Third, Challies blurs the categories within special revelation. Traditionally understood, special revelation consists of a number of elements, including miracles (Exod 5:1–2), the lives of believers (2 Cor 3:2–3), the person of Jesus Christ (Heb 1:2), and the Bible (Heb 1:1). The Bible is thus a subset of special revelation as one of its channels, albeit a primary one. Challies tends to conflate these categories, however, and thus equivocates on the nature of the term Bible (he equates the Bible at times with the printed book and at times with Scripture).
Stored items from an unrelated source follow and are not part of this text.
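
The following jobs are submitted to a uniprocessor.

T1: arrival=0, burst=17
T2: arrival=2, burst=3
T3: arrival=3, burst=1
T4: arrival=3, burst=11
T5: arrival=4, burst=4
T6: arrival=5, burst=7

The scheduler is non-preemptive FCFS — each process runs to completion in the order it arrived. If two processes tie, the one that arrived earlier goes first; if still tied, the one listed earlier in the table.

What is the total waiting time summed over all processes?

Timeline: | T1 0-17 | T2 17-20 | T3 20-21 | T4 21-32 | T5 32-36 | T6 36-43 |
Completion: T1=17  T2=20  T3=21  T4=32  T5=36  T6=43
Waiting = turnaround − burst: T1=0, T2=15, T3=17, T4=18, T5=28, T6=31
Total waiting = 0 + 15 + 17 + 18 + 28 + 31 = 109

109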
He suggests that the Bible in its original state consisted of events and conversations remembered and related by believers to one another, thus merging several channels of special revelation (e.g., miracles, the lives of believers, and the Bible) into a catch-all category labeled, “the Bible.” This nebulous categorization fails to present the Bible clearly in its essential form as written and authoritative revelation.

Challies offers a helpful corrective to those who mistakenly assume that the Bible has always existed as a printed book. His corrective falls short, however, of a clear and thorough presentation of the nature of Scripture. Jesus’ own affirmation that “the Scripture cannot be broken” (John 10:35) underscores the necessity of a proper understanding of what the Bible is. We must take care that we present the doctrine of Scripture clearly and carefully so that we do not undermine its authority and credibility.